I can see there are a number of different object permissions in GCP that I can assign. Would assigning storage.objects.create, storage.objects.list, and storage.objects.get be sufficient if this server was only performing backups, and pruning/forgetting was handled elsewhere? Does restic ever need to overwrite data in a file?

My understanding is that data packs are only ever created. I don’t know if the same applies to the keys, snapshots, config, and index directories. My assumption from what reading I’ve done is that files/objects under data, snapshots, keys, and config would only ever be created. And I’m guessing that config and keys would be created when the repository is initialized. I’m also assuming that instances running restic backup or restic restore will need delete permissions to locks. I can’t tell with index

I’ve found a number of other posts that seem to suggest that the recommended way of protecting existing backups is to have restic backup to a repository on a local-network host, then have that machine rclone (with some extra flags so that remote data is not overwritten) the repository to the remote backend.

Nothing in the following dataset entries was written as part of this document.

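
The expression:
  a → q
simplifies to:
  q ∨ ¬a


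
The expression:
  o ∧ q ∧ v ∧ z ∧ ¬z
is never true.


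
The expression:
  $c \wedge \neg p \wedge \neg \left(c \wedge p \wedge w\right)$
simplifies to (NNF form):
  $c \wedge \neg p$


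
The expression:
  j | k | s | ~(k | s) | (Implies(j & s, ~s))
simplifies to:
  True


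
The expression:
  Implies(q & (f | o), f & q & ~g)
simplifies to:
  ~q | (f & ~g) | (~f & ~o)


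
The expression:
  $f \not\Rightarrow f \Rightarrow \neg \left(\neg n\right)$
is always true.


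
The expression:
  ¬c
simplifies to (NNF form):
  ¬c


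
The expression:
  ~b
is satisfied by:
  {b: False}


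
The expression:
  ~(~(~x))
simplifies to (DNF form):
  ~x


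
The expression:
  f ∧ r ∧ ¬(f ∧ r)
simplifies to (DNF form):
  False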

I’m curious if this can be done without rclone.


I don’t know too much about GCP…

…but it suffices to have delete permissions on the locks dir to get restic backup many other commands which only read the repo working.

If you want to delete keys or run forget or prune or add tags to snapshots, you need additional delete permissions. But of course, you can perform these operations from another server which you give enhanced permissions to GCP.

EDIT: restic never overwrites any file. If it needs to rewrite anything (the commands I listed above), it will delete the file and create a new one. The reason is that for all files (except config which is not changed at all) the filename equals to the SHA256 hash of the file contents. So if the contents change this gives a new filename.

You can use the GCS Bucket Lock feature. It is very permanent and cannot be unset even by Google employees. That means if you set a 5 year retention policy, that GCS Bucket, and the GCP account hosting the bucket is permanently locked for 5 years. That is 5 years of GCP bills with zero way to stop it. Best practice is to set very short lock periods like 30 days, lock periods can be extended but never shortened or canceled.